Para tener una alimentación saludable, se recomienda seguir estas pautas:

- Consumir al menos cinco raciones de frutas y verduras al día, preferiblemente frescas y de temporada.
- Consumir cereales integrales, que aportan más fibra y nutrientes que los refinados.
- Consumir leche y derivados lácteos desnatados o semidesnatados, que tienen menos grasa y calorías que los enteros.
- Consumir carnes magras, sin piel ni grasa visible, y alternar el consumo de carne, huevos y pescado a lo largo de la semana.
- Consumir pescado azul al menos dos veces por semana, ya que contiene ácidos grasos omega-3, que son buenos para el corazón y el cerebro.
- Consumir legumbres al menos dos veces por semana, ya que son una fuente de proteínas vegetales, fibra, hierro y otros minerales.
- Consumir frutos secos y semillas con moderación, ya que son una fuente de proteínas, grasas saludables, fibra y antioxidantes.
- Consumir aceite de oliva virgen extra como principal grasa de adición, ya que es rico en ácidos grasos monoinsaturados, que ayudan a reducir el colesterol malo y a aumentar el bueno.
- Evitar el consumo de alimentos procesados, fritos, precocinados, bollería, golosinas, refrescos y zumos industriales, ya que contienen azúcares, grasas saturadas, sal y aditivos que pueden ser perjudiciales para la salud.
- Beber agua como bebida principal, y evitar el consumo de alcohol y otras bebidas alcohólicas.
- Comer de forma variada, equilibrada y moderada, respetando las cantidades y las proporciones de cada grupo de alimentos.
- Comer despacio, masticando bien los alimentos y disfrutando de cada bocado.
- Comer en familia, en un ambiente tranquilo y agradable, sin distracciones como la televisión, el móvil o el ordenador.
- Hacer cinco comidas al día: desayuno, almuerzo, comida, merienda y cena, sin saltarse ninguna ni picar entre horas.
- Adaptar la alimentación a las necesidades, gustos y preferencias de cada niño, teniendo en cuenta su edad, su peso, su altura, su actividad física y su estado de salud.
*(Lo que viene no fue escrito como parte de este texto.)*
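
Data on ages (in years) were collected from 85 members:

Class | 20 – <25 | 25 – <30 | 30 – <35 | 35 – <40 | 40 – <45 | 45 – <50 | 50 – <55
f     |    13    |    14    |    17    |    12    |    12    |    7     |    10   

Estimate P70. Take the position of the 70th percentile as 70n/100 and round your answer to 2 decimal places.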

Estos son algunos ejemplos de menús saludables para niños:

Desayuno: Un vaso de leche semidesnatada con cacao, una rebanada de pan integral con queso fresco y mermelada, y una pieza de fruta.

Almuerzo: Un puñado de frutos secos y un yogur desnatado.

Comida: Lentejas con verduras y arroz, filete de ternera a la plancha con ensalada de lechuga, tomate y zanahoria, y una manzana.

Merienda: Un bocadillo de pan integral con jamón cocido y queso, y un zumo de naranja natural.

Cena: Crema de calabacín, tortilla de patata con ensalada de espinacas, queso y nueces, y un plátano.

Recetas saludables para niños: En la actualidad, es fundamental promover una alimentación saludable en los niños, y una forma efectiva de lograrlo es a través de recetas saludables y deliciosas. Las recetas saludables para niños deben ser equilibradas, incluyendo una variedad de alimentos que proporcionen los nutrientes necesarios para su crecimiento y desarrollo. Una excelente opción es preparar platos coloridos y alimentos no saludables atractivos visualmente, como ensaladas de frutas y verduras, smoothies con ingredientes frescos y naturales, o brochetas de pollo con vegetales. Es importante evitar el uso excesivo de azúcares refinados, grasas saturadas y alimentos procesados, optando en su lugar por alternativas más saludables como la miel, el aceite de oliva y los productos integrales. Además, involucrar a los niños en la preparación de las recetas puede fomentar su interés por la comida saludable y enseñarles hábitos alimenticios positivos. Es fundamental que las recetas sean sencillas y fáciles de preparar, para que los niños puedan participar activamente en la cocina.